Oximes are commonly used as ligands and sequestering agents for metal ions. Dimethylglyoxime (dmgH2) is a reagent for the analysis of nickel and a popular ligand in its own right. In the typical reaction, a metal reacts with two equivalents of dmgH2 concomitant with ionization of one proton. Salicylaldoxime is a chelator in hydrometallurgy.
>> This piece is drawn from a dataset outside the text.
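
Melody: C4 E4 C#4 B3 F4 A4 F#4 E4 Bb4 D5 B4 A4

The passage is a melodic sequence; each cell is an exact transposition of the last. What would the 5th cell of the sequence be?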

Amidoximes such as polyacrylamidoxime can be used to capture trace amounts of uranium from sea water. In 2017 researchers announced a configuration that absorbed up to nine times as much uranyl as previous fibers without saturating.

Other applications

  • Oxime compounds are used as antidotes for nerve agents. A nerve agent inactivates acetylcholinesterase by phosphorylation. Oxime compounds can reactivate acetylcholinesterase by attaching to phosphorus, forming an oxime-phosphonate, which then splits away from the acetylcholinesterase molecule. Oxime nerve-agent antidotes are pralidoxime (also known as 2-PAM), obidoxime, methoxime, HI-6, Hlo-7, and TMB-4. The effectiveness of the oxime treatment depends on the particular nerve agent used.
  • Perillartine, the oxime of perillaldehyde, is used as an artificial sweetener in Japan. It is 2000 times sweeter than sucrose.
  • Diaminoglyoxime is a key precursor to various compounds containing the highly reactive furazan ring.
  • Methyl ethyl ketoxime is a skin-preventing additive in many oil-based paints.
  • Buccoxime and 5-methyl-3-heptanone oxime ("Stemone") are perfume ingredients.
  • Fluvoxamine is used as an antidepressant.